Life has this funny little way of reminding us how very little control we really have over it. I suppose I took a somewhat unintended hiatus from this little peaceful spot, and I apologize for not making any kind of anouncement, but it was much needed, trust me. But for some reason tonight I found myself opening up good old Moveably Type. Needing to connect. To remember that I am real. That this life I am suddenly living is not some psychotic nightmare that I cannot awaken from.
OK, well let me start from the beginning. About a month ago, I started having headaches. Sometimes really really bad, like in-bed-in-the-dark-running-back-and-forth-to-the-bathroom-to-throw-up-wish-I-could-die bad. Sometimes low enough so that I could get up and function almost normally. But constantly there. Even as I write this I do so from behind a slight haze of pressure around my head. About two weeks ago I headed to the doctor hoping to get some relief, thinking perhaps I finally had gotten to the point with my migraines that I needed migraine medication. At first my insurance wouldn’t pay for the medication that was prescribed (we didn’t realize at the time that they would only pay for six pills at a time), so the doctor prescribed Vicodin. Yes, a narcotic. I was really leery about taking these, but broke down a few times right before I went to bed. They really did nothing for the headaches, and only served to make me dizzy and groggy, two very undesirable conditions when you have children. So, I had a follow-up last week with my regular doctor (the first time I saw a nurse practitioner). Since my headaches were not any better, and since I was waking up with headaches just about every day, as well as having them all day every day, he decided he should order a CT scan, just to rule out anything more serious.
So I go in to my CT scan this past Wednesday, with a headache, not really even worried. I mean, what could possibly be wrong? It’s just a headache, right?
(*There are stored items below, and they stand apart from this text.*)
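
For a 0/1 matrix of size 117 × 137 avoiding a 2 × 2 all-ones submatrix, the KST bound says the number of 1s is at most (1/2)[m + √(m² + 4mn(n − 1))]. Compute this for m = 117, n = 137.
z(117, 137; 2, 2) ≤ (1/2)[117 + √(117² + 4·117·137·136)] = (1/2)[117 + √8733465] = 1536.1218

Kővári–Sós–Turán: let r_1, ..., r_117 be the row sums and z = Σ r_i the total number of 1s. Each pair of columns can share at most one row with both entries 1 (else a 2×2 all-ones block appears), so Σ_i C(r_i, 2) ≤ C(137, 2) = 9316. By convexity Σ_i C(r_i, 2) ≥ 117·C(z/117, 2) = z(z − 117)/(2·117), giving z² − 117z − 117·137·136 ≤ 0 and hence z ≤ (1/2)[117 + √(13689 + 4·2179944)] = (1/2)[117 + √8733465] ≈ (1/2)(117 + 2955.2436) = 1536.1218.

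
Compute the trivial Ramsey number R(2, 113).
R(2, 113) = 113

R(2, k) = k for all k ≥ 2: in a 2-colouring of K_k, either some edge is red (a red K_2) or all edges are blue (a blue K_k). And K_{112} coloured all-blue has no blue K_113, so R(2, 113) > 112. Hence R(2, 113) = 113.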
I breezed through it, and the next morning I went to see the neurologist to discuss the results.
They weren’t exactly what I expected.
First he just did the usual things, took my blood pressure, which has been a bit borderline the past several years, but not really considered high, asked me lots of different questions, such as had I ever had headaches as a child, had anyone else in my family ever had headaches, did I gain weight recently, had I always been heavy (yeah…I’m a big girl, and always have been…lol). He did most of the usual neurological examinations, checking my eyes, my gait, my reflexes, etc. Asked me about the headaches, how they were, did they get worse with strain, you know…just lots of doctorly questions. I answered them all dutifully, not really even wondering about where he might be going. So then, he tells me he wants to show me my head CT.
He takes me in his office, and shows me the film, and proceeds to explain the abnormality. Yeah. Abnormality. Because the CT scan showed that I have hydrocephaly, or an increased amount of fluid around my brain. He showed me a comparison film from someone else. There are butterfly-shaped ventricles in the middle of the brain, with wings that kind of look like two thin c’s that are the main ventricles that control spinal fluid going to and from the brain. Well, the reference CT he showed me looked like a butterfly with C wings. Mine looked like a butterfly with marshmallow wings.
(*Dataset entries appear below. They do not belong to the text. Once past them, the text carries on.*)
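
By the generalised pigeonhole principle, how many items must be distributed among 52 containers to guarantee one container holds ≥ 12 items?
n = (12 − 1)·52 + 1 = 573

By the generalised pigeonhole principle, to guarantee some box contains ≥ r objects we need more than (r − 1) · k objects total. Threshold: n = (r − 1) · k + 1. With r = 12 and k = 52: n = 11 · 52 + 1 = 572 + 1 = 573. For n = 572 = 11 · 52, we can put exactly 11 objects in every box, avoiding 12 in any single one — so 573 is tight.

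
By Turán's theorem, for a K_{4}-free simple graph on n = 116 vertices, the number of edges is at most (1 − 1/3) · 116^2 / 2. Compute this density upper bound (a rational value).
Turán density bound = (2/3) · 116^2/2 = 13456/3 ≈ 4485.3333

Turán's theorem: ex(n, K_{r+1}) is achieved by the complete r-partite Turán graph T(n, r) with parts as balanced as possible, and is at most (1 − 1/r) · n^2/2. For r = 3, n = 116: the density bound is (2/3) · 13456/2 = 13456/3 ≈ 4485.3333. The integer-valued extremum is e(T(116, 3)) = 4485, which is strictly less than the density bound 13456/3 since 3 ∤ 116 (the parts of T(116, 3) cannot all be equal).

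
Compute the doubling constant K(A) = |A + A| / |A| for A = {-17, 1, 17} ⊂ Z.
K = |A + A| / |A| = 6/3 = 2

Enumerate A + A = {a + b : a, b ∈ A}. With |A| = 3, there are |A|^2 = 9 ordered sum pairs; collecting distinct values, A + A = {-34, -16, 0, 2, 18, 34}, so |A + A| = 6. Thus K = 6/3 = 2. For comparison, the minimum possible |A + A| over all 3-element sets is 2·3 − 1 = 5 (so min K = 5/3), attained only by arithmetic progressions.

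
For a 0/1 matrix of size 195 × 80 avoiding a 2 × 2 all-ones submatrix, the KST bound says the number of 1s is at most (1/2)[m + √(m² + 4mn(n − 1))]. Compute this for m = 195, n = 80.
z(195, 80; 2, 2) ≤ (1/2)[195 + √(195² + 4·195·80·79)] = (1/2)[195 + √4967625] = 1211.9085

Kővári–Sós–Turán: let r_1, ..., r_195 be the row sums and z = Σ r_i the total number of 1s. Each pair of columns can share at most one row with both entries 1 (else a 2×2 all-ones block appears), so Σ_i C(r_i, 2) ≤ C(80, 2) = 3160. By convexity Σ_i C(r_i, 2) ≥ 195·C(z/195, 2) = z(z − 195)/(2·195), giving z² − 195z − 195·80·79 ≤ 0 and hence z ≤ (1/2)[195 + √(38025 + 4·1232400)] = (1/2)[195 + √4967625] ≈ (1/2)(195 + 2228.817) = 1211.9085.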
So while I am still kind of trying to digest this, he proceeds to tell me that there are two possible reasons that he is thinking may be causing this. One is something called aqueduct stenosis, which is a congential defect, meaning I could have been born with this, and for some reason it is only flaring up now. This, to me, would be the ideal reason for this to be happening. This could be rather easily fixed, with medication only, or with a shunt placed permanently in my head to drain out the excess fluid. Because, as far as I can tell, hydrocephaly is a lifelong issue. It does not go away. The other possibility, of course, is a brain tumor. But I won’t even go into that right now. I refuse to even think along that path. The only good thing is that CT scan did not show any tumor, which is a good sign.
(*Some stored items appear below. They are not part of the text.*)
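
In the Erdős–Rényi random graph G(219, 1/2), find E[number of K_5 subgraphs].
E[# K_5] = C(219, 5) · (1/2)^C(5, 2) = 4009325418 / 2^10 = 2004662709/512 ≈ 3915356.853516

For each 5-subset S of vertices (there are C(219, 5) = 4009325418 such S), let X_S = 1 if S induces a K_5 (all C(5, 2) = 10 edges present). Then P(X_S = 1) = (1/2)^10 = 1/1024. By linearity of expectation, E[# K_5] = C(219, 5) · (1/2)^10 = 4009325418 / 1024 = 2004662709/512 ≈ 3915356.853516.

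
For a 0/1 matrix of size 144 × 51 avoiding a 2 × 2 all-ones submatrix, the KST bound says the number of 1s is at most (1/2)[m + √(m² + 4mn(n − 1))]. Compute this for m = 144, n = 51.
z(144, 51; 2, 2) ≤ (1/2)[144 + √(144² + 4·144·51·50)] = (1/2)[144 + √1489536] = 682.2327

Kővári–Sós–Turán: let r_1, ..., r_144 be the row sums and z = Σ r_i the total number of 1s. Each pair of columns can share at most one row with both entries 1 (else a 2×2 all-ones block appears), so Σ_i C(r_i, 2) ≤ C(51, 2) = 1275. By convexity Σ_i C(r_i, 2) ≥ 144·C(z/144, 2) = z(z − 144)/(2·144), giving z² − 144z − 144·51·50 ≤ 0 and hence z ≤ (1/2)[144 + √(20736 + 4·367200)] = (1/2)[144 + √1489536] ≈ (1/2)(144 + 1220.4655) = 682.2327.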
Basically what is going to happen now is that I am having an MRI on Monday, which should be able to better tell what is going on. They are also going to schedule a consultation with a neurosurgeon in a larger city, I suppose in a place better equipped to figure out and deal with whatever it is that is going on with me. I am not thinking beyond Monday right now. I am not thinking much at all. It really hasn’t even sunk in. Although I DID download and print out a last will and testament. Hoping that if I fill it out and notarize it, I won’t need it for a long long time.
What else can I even say? I am hanging on my the thinnest of threads right now. Just making sure my children do not find out what is going on. Trying to get through my days. My headache has seemed even worse, but I am pretty sure I have tension headaches on top of the pressure headaches. I have tried to meditate, I have tried to appeal to the goddess for help. Beyond that, I am at a loss, and can only cling to this wave and allow it to take me where it will, and try to have faith that I will wash up on shore when it’s done with me.